As I noted in the series of pieces I wrote, previous generations of Darwinists, including his closest scientific colleagues, his children, etc. who actually knew the man had a far different view of him than that which is permitted to be articulated among the college educated English speaking people. Their view of him included his eugenics promotion and advocacy, the only difference between those who knew him and many of us, today, was their full belief in and liking of the ideas of class, ethnic and racial superiority which he incorporated into his science and which are, in fact, the basis of his adoption of Malthusian explanations of life and death and their effects on the changes in species over time. Eugenics was a product of class prejudice far more than it was a dispassionate and disinterested investigation into possible means by which species evolved. I believe the reason it was so extensively adopted was because it was the product of a shared faith in the merited superiority of the rich and privileged as a natural instead of an entirely artificial phenomenon. That is the class which has had control of science, the law, government and virtually every other organ of power in even quasi-democratic countries. That is the class which determines which ideas will be supported and made reputable, no matter how ill-considered or ill-founded or not.

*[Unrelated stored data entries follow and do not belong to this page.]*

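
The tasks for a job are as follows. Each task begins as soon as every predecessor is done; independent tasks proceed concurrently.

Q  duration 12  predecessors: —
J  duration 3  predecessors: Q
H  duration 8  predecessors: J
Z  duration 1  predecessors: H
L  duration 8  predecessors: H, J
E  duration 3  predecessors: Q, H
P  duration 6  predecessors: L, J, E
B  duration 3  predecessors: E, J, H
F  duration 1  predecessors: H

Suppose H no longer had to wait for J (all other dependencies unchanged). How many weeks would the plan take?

29

Original critical path: Q→J→H→L→P = 12+3+8+8+6 = 37 ⇒ 37 weeks.
Without J→H, H's earliest start moves from 15 to 0.
After: Q→J→L→P = 12+3+8+6 = 29 → 29 weeks.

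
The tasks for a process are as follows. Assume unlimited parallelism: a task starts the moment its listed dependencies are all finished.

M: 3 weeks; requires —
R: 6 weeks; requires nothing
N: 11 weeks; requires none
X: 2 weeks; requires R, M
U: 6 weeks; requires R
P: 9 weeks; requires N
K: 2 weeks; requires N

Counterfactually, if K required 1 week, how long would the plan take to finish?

As given, the longest chain is N→P = 11+9 = 20, so the finish is 20 weeks.
The longest path through K is only 13 weeks, so K has float 7.
No other chain overtakes it, so the finish is 20 weeks.

20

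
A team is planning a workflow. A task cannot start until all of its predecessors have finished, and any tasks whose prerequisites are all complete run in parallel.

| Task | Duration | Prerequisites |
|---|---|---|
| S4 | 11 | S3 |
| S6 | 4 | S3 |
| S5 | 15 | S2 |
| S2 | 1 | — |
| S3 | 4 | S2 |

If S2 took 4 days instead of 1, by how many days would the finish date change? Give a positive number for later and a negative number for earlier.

3

As given, the longest chain is S2→S3→S4 = 1+4+11 = 16, so the finish is 16 days.
Since S2 is critical, the +3 change carries straight to that chain (now 19 days).
No other chain overtakes it, so the finish is 19 days.
Change in finish: 19 − 16 = +3 days.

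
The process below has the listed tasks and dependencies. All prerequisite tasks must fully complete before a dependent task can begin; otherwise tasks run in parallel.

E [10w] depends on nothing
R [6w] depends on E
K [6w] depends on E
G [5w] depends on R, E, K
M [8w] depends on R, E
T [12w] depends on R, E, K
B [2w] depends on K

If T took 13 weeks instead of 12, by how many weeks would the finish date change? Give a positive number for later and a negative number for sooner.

Baseline: E→R→T = 10+6+12 = 28 → 28 weeks.
T lies on that path, so at 13 weeks the path becomes 29 weeks.
The critical path is still E→R→T; finish is now 29 weeks.
Change in finish: 29 − 28 = +1 weeks.

1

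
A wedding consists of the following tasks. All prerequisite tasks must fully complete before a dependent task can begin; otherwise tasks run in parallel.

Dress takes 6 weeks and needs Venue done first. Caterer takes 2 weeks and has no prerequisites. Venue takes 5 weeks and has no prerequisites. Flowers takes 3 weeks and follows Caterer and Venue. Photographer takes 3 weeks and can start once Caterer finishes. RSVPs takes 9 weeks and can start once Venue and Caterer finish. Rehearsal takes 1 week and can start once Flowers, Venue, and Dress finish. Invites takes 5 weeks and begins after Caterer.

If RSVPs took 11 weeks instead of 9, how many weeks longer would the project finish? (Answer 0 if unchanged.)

2

Critical path before the change: Venue→RSVPs = 5+9 = 14 giving 14 weeks.
RSVPs is on the critical path; changing it to 11 makes that path 16 weeks.
That remains the longest chain; total 16 weeks.
Change in finish: 16 − 14 = +2 weeks.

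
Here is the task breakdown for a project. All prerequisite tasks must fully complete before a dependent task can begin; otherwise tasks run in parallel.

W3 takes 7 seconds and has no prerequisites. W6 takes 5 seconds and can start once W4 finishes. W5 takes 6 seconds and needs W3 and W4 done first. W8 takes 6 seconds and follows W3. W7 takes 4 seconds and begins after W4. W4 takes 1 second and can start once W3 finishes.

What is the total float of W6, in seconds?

1

Critical path: W3→W4→W5 = 7+1+6 = 14, so the finish is 14 seconds.
The longest chain containing W6 totals 13 seconds.
Slack of W6 = 9 − 8 = 1 second.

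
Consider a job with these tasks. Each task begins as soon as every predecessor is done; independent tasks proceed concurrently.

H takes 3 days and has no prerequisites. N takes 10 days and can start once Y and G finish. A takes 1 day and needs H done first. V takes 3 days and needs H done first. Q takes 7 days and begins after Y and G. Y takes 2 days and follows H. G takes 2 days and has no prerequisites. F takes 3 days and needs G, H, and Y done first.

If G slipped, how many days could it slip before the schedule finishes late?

3

The longest chain is H→Y→N = 3+2+10 = 15; overall finish 15 days.
G finishes as early as 2 and must finish by 5.
Slack of G = 3 − 0 = 3 days.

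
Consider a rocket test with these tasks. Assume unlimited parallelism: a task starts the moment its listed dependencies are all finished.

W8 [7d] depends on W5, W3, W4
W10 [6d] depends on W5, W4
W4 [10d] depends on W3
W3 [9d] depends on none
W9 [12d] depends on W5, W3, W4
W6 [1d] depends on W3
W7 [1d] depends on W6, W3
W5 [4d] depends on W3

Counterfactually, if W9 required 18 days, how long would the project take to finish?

Actual critical path: W3→W4→W9 = 9+10+12 = 31 ⇒ 31 days.
W9 is on the critical path; changing it to 18 makes that path 37 days.
That remains the longest chain; total 37 days.

37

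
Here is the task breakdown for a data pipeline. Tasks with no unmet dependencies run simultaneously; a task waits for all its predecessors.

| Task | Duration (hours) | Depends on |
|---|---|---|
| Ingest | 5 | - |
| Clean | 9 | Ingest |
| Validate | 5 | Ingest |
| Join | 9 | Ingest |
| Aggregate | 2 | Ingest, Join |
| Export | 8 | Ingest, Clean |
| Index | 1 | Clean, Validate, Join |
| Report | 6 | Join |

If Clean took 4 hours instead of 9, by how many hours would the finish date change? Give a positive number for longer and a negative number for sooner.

The binding path is Ingest→Clean→Export = 5+9+8 = 22; finish at 22 hours.
Clean lies on that path, so at 4 hours the path becomes 17 hours.
New critical path: Ingest→Join→Report = 5+9+6 = 20 ⇒ 20 hours.
Change in finish: 20 − 22 = -2 hours.

-2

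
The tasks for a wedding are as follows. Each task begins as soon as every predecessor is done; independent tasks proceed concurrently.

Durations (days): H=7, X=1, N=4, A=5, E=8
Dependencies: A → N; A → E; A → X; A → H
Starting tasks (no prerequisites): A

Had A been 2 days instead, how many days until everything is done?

As given, the longest chain is A→E = 5+8 = 13, so the finish is 13 days.
A lies on that path, so at 2 days the path becomes 10 days.
The critical path is still A→E; finish is now 10 days.

10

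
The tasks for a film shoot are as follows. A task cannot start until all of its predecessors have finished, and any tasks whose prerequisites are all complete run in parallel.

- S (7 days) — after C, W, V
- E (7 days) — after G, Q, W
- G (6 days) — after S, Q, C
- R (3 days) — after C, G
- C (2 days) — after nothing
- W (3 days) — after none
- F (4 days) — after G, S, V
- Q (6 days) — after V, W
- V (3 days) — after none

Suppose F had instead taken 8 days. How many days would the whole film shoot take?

As given, the longest chain is V→S→G→E = 3+7+6+7 = 23, so the finish is 23 days.
The longest path through F is only 20 days, so F has float 3.
The binding chain switches to V→S→G→F = 3+7+6+8 = 24; finish 24 days.

24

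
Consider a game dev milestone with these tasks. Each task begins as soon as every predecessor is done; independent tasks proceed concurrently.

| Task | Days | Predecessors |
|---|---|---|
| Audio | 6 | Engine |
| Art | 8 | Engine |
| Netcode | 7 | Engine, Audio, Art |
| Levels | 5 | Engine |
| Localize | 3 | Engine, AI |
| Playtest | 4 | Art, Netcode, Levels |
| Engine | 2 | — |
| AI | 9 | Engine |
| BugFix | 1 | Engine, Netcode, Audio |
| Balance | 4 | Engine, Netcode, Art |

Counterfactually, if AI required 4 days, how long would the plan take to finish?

As given, the longest chain is Engine→Art→Netcode→Balance = 2+8+7+4 = 21, so the finish is 21 days.
The longest path through AI is only 14 days, so AI has float 7.
The critical path is still Engine→Art→Netcode→Balance; finish is now 21 days.

21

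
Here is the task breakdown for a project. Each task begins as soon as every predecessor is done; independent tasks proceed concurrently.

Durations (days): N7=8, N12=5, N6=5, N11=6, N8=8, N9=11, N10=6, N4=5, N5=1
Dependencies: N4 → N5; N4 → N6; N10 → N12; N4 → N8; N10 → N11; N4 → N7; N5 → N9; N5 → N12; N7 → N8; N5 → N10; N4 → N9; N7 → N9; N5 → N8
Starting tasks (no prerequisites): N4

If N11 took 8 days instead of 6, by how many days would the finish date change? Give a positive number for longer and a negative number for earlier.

Actual critical path: N4→N7→N9 = 5+8+11 = 24 ⇒ 24 days.
N11 is off the critical path — its longest chain is 18 days, giving 6 of slack.
That remains the longest chain; total 24 days.
Change in finish: 24 − 24 = +0 days.

0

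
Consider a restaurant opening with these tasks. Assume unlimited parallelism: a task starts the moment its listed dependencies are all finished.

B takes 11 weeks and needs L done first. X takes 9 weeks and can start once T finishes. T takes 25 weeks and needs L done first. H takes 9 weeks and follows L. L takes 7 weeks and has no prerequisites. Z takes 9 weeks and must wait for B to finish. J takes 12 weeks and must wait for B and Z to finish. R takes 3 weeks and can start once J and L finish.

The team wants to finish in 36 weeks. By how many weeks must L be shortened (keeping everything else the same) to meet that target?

Current finish: 42 weeks; target: 36.
L is on every critical path, so each week cut from L cuts the finish by one (this holds down to a finish of 36).
Need 42 − 36 = 6 weeks off L → L becomes 1 week, finish becomes 36.

6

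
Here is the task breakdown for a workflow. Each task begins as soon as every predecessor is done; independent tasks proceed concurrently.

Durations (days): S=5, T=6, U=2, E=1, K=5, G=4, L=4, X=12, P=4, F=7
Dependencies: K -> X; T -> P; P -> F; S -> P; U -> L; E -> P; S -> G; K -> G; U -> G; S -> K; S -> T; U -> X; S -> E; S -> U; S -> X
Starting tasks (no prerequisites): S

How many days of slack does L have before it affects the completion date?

S→T→P→F = 5+6+4+7 = 22 sets the makespan at 22 days.
The longest chain containing L totals 11 days.
Float = 22 − 11 = 11.

11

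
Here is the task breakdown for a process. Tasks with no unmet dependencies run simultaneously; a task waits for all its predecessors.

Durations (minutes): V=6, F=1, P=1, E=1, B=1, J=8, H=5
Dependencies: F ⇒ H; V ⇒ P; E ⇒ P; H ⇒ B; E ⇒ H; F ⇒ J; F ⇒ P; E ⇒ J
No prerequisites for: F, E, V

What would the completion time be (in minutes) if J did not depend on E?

9

With the dependency in place, F→J = 1+8 = 9 sets the finish at 9 minutes.
Dropping E→J doesn't change J's earliest start (1); another predecessor still binds.
After: F→J = 1+8 = 9 → 9 minutes.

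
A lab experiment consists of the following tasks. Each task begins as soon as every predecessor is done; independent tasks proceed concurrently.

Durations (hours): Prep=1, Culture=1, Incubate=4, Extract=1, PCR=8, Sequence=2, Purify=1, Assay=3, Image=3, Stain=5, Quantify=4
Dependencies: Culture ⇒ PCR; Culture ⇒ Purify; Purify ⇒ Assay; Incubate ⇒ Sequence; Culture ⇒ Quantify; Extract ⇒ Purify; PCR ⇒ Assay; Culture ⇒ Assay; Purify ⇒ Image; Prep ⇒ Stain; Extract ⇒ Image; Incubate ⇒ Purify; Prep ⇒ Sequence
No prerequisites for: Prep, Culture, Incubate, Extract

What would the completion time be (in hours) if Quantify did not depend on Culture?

Before: longest chain Culture→PCR→Assay = 1+8+3 = 12, finish 12.
Without Culture→Quantify, Quantify's earliest start moves from 1 to 0.
After: Culture→PCR→Assay = 1+8+3 = 12 → 12 hours.

12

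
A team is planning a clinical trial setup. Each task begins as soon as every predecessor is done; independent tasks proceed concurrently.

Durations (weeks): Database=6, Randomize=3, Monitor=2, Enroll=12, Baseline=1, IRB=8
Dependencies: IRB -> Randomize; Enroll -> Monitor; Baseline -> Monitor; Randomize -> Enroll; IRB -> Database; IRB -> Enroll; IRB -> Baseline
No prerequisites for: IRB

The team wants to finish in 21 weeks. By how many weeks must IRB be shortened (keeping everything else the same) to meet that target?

Current finish: 25 weeks; target: 21.
IRB is on every critical path, so each week cut from IRB cuts the finish by one (this holds down to a finish of 18).
Need 25 − 21 = 4 weeks off IRB → IRB becomes 4 weeks, finish becomes 21.

4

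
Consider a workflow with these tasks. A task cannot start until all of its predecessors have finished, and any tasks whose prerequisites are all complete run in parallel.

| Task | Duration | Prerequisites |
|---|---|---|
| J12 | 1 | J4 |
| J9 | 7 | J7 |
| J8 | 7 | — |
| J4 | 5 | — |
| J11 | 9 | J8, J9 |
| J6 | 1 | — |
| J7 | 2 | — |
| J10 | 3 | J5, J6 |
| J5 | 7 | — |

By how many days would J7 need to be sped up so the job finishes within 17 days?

1

Current finish: 18 days; target: 17.
J7 is on every critical path, so each day cut from J7 cuts the finish by one (this holds down to a finish of 17).
Need 18 − 17 = 1 day off J7 → J7 becomes 1 day, finish becomes 17.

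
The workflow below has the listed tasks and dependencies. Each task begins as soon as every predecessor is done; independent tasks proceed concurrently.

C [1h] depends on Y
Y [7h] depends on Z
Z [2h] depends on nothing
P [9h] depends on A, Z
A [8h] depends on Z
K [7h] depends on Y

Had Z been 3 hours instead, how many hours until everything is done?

20

Baseline: Z→A→P = 2+8+9 = 19 → 19 hours.
Z lies on that path, so at 3 hours the path becomes 20 hours.
No other chain overtakes it, so the finish is 20 hours.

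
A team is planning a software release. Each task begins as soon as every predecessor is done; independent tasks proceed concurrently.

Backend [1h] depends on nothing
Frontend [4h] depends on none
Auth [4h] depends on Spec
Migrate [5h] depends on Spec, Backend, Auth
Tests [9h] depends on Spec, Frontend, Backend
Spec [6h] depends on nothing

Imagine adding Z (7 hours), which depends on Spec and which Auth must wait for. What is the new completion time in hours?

Originally the project takes 15 hours.
With Z inserted, Auth now waits for max(Spec, Z).
New critical path: Spec→Z→Auth→Migrate = 6+7+4+5 = 22 ⇒ 22 hours.

22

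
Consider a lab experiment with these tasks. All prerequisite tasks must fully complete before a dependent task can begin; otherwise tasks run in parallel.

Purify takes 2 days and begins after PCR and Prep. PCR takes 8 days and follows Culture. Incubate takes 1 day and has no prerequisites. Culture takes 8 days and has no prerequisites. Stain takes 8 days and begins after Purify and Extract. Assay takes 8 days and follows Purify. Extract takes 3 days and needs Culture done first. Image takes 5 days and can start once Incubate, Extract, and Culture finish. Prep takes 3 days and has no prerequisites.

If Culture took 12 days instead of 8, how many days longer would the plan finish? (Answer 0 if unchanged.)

As given, the longest chain is Culture→PCR→Purify→Assay = 8+8+2+8 = 26, so the finish is 26 days.
Culture lies on that path, so at 12 days the path becomes 30 days.
No other chain overtakes it, so the finish is 30 days.
Change in finish: 30 − 26 = +4 days.

4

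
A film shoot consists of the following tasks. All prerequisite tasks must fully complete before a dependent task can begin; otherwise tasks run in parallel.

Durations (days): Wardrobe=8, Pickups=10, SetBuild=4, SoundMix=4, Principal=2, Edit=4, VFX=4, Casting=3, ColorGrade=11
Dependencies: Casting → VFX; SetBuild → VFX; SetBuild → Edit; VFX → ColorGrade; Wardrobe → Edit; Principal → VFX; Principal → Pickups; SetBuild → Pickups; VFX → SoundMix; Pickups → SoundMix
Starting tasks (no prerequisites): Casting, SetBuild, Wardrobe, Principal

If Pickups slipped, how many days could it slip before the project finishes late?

1

Critical path: SetBuild→VFX→ColorGrade = 4+4+11 = 19, so the finish is 19 days.
The longest chain containing Pickups totals 18 days.
Slack of Pickups = 5 − 4 = 1 day.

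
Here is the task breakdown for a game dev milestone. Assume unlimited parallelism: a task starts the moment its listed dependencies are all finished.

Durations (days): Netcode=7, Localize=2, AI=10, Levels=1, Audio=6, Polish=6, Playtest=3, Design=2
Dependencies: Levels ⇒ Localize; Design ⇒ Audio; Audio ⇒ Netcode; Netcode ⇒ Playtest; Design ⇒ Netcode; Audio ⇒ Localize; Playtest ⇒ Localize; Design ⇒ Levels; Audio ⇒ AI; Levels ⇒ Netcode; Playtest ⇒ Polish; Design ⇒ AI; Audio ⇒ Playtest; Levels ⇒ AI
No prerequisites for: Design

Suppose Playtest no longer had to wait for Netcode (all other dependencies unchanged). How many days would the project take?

Original critical path: Design→Audio→Netcode→Playtest→Polish = 2+6+7+3+6 = 24 ⇒ 24 days.
Without Netcode→Playtest, Playtest's earliest start moves from 15 to 8.
The longest chain is now Design→Audio→AI = 2+6+10 = 18, so the project takes 18 days.

18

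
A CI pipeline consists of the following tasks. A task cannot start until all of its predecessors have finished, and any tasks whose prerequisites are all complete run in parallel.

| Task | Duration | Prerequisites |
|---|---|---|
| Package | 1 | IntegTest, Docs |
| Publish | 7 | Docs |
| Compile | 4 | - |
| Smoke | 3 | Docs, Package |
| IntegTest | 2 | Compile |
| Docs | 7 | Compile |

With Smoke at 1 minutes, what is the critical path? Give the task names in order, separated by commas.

Compile, Docs, Publish

Baseline: Compile→Docs→Publish = 4+7+7 = 18 → 18 minutes.
The longest path through Smoke is only 15 minutes, so Smoke has float 3.
The critical path is still Compile→Docs→Publish; finish is now 18 minutes.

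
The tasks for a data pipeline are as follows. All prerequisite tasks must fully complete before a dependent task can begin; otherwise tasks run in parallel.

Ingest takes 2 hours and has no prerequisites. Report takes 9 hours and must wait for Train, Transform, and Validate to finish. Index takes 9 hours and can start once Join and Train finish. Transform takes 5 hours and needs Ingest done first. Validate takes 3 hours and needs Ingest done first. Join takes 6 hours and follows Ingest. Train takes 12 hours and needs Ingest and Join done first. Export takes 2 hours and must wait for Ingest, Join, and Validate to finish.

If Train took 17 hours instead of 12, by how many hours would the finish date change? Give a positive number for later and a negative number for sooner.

5

Baseline: Ingest→Join→Train→Index = 2+6+12+9 = 29 → 29 hours.
Train is on the critical path; changing it to 17 makes that path 34 hours.
No other chain overtakes it, so the finish is 34 hours.
Change in finish: 34 − 29 = +5 hours.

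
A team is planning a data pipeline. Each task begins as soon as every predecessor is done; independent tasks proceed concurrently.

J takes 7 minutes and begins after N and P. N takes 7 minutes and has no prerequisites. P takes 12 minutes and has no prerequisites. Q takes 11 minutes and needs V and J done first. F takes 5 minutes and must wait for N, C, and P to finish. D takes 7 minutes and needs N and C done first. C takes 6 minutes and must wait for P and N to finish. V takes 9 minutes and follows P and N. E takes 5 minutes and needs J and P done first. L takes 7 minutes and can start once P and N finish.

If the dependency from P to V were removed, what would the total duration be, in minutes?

With the dependency in place, P→V→Q = 12+9+11 = 32 sets the finish at 32 minutes.
Without P→V, V's earliest start moves from 12 to 7.
The longest chain is now P→J→Q = 12+7+11 = 30, so the schedule takes 30 minutes.

30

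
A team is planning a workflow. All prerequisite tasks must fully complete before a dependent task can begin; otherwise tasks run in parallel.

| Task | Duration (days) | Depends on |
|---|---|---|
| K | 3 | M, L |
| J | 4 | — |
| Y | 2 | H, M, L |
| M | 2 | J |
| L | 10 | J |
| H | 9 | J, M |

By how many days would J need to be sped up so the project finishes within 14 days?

Current finish: 17 days; target: 14.
J is on every critical path, so each day cut from J cuts the finish by one (this holds down to a finish of 14).
Need 17 − 14 = 3 days off J → J becomes 1 day, finish becomes 14.

3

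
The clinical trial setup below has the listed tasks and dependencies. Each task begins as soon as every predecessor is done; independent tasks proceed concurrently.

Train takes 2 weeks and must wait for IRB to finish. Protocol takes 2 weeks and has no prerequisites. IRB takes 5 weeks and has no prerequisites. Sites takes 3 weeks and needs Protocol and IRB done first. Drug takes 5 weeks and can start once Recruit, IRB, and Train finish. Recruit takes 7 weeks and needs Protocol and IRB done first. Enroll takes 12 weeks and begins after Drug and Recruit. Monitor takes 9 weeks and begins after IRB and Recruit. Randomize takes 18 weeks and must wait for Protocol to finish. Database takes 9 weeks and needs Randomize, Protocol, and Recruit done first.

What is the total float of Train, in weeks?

5

Protocol→Randomize→Database = 2+18+9 = 29 sets the makespan at 29 weeks.
Train finishes as early as 7 and must finish by 12.
Float = 29 − 24 = 5.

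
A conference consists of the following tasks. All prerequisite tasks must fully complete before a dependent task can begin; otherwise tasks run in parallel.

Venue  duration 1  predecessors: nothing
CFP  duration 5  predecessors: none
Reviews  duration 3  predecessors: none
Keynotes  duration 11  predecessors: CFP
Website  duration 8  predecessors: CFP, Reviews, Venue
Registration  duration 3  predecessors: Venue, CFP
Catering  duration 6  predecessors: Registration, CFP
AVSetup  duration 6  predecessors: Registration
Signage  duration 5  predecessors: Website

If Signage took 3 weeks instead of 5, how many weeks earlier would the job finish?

As given, the longest chain is CFP→Website→Signage = 5+8+5 = 18, so the finish is 18 weeks.
Since Signage is critical, the -2 change carries straight to that chain (now 16 weeks).
The binding chain switches to CFP→Keynotes = 5+11 = 16; finish 16 weeks.
Change in finish: 16 − 18 = -2 weeks.

2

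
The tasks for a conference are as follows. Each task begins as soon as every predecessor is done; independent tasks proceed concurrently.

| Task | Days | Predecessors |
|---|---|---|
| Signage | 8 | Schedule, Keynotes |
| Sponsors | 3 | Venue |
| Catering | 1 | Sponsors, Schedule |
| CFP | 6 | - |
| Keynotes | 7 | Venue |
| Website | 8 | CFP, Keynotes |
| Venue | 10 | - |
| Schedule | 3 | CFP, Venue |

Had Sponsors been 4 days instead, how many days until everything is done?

The binding path is Venue→Keynotes→Website = 10+7+8 = 25; finish at 25 days.
The longest path through Sponsors is only 14 days, so Sponsors has float 11.
The critical path is still Venue→Keynotes→Website; finish is now 25 days.

25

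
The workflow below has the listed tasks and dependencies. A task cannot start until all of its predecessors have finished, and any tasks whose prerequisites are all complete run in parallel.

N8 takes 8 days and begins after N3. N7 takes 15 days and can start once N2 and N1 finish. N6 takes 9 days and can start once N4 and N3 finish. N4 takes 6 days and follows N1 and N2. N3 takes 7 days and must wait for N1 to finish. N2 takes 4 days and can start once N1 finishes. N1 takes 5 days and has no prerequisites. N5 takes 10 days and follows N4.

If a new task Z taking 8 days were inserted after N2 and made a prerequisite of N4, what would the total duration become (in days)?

Originally the job takes 25 days.
With Z inserted, N4 now waits for max(N1, N2, Z).
New critical path: N1→N2→Z→N4→N5 = 5+4+8+6+10 = 33 ⇒ 33 days.

33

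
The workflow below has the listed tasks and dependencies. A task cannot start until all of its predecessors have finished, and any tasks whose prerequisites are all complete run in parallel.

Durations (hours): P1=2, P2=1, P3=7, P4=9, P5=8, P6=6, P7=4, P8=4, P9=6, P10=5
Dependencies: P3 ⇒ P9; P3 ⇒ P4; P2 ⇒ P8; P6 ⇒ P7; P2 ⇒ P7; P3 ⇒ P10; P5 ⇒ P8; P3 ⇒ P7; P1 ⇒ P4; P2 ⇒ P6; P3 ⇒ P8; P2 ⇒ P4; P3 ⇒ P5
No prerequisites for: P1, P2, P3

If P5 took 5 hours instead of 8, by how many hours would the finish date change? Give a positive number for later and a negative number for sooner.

-3

Actual critical path: P3→P5→P8 = 7+8+4 = 19 ⇒ 19 hours.
P5 lies on that path, so at 5 hours the path becomes 16 hours.
The binding chain switches to P3→P4 = 7+9 = 16; finish 16 hours.
Change in finish: 16 − 19 = -3 hours.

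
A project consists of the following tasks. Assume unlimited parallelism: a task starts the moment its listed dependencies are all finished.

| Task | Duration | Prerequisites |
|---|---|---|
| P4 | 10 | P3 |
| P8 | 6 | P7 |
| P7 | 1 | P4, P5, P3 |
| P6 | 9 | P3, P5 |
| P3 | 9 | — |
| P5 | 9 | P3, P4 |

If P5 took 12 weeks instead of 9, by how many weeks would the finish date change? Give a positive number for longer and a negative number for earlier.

Baseline: P3→P4→P5→P6 = 9+10+9+9 = 37 → 37 weeks.
P5 lies on that path, so at 12 weeks the path becomes 40 weeks.
That remains the longest chain; total 40 weeks.
Change in finish: 40 − 37 = +3 weeks.

3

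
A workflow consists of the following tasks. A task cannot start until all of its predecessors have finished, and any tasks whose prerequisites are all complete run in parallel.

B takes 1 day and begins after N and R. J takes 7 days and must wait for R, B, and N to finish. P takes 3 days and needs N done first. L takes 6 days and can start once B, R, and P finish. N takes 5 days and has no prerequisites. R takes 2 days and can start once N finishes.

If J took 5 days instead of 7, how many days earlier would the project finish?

1

Baseline: N→R→B→J = 5+2+1+7 = 15 → 15 days.
J is on the critical path; changing it to 5 makes that path 13 days.
The binding chain switches to N→R→B→L = 5+2+1+6 = 14; finish 14 days.
Change in finish: 14 − 15 = -1 days.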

Science, no more than most other human institutions, has not been removed from that fact of life. You have to go to the few institutions and entities which resist those class based economic interests to even begin to escape that kind of control and they are not the ones held to be estimable by those who enjoy the results of inequality. And they will be found more among individual entities than among institutions, most of them quite free of the burden of high esteem among the rich, the powerful and those who aspire after that status. But I'm trying to limit the number of posts relying on Walter Brueggemann, James Cone, etc. and the prophetic tradition to no more than three a week. As I've also learned in the past ten years, a radical-liberal political blogger could post about them seven days a week and never run out of relevant material. It's no wonder that the most dishonest and extreme of neo-Darwinists have played such a major role in lying about religion and it's got a whole lot more to do with class and social ranking than it does with science.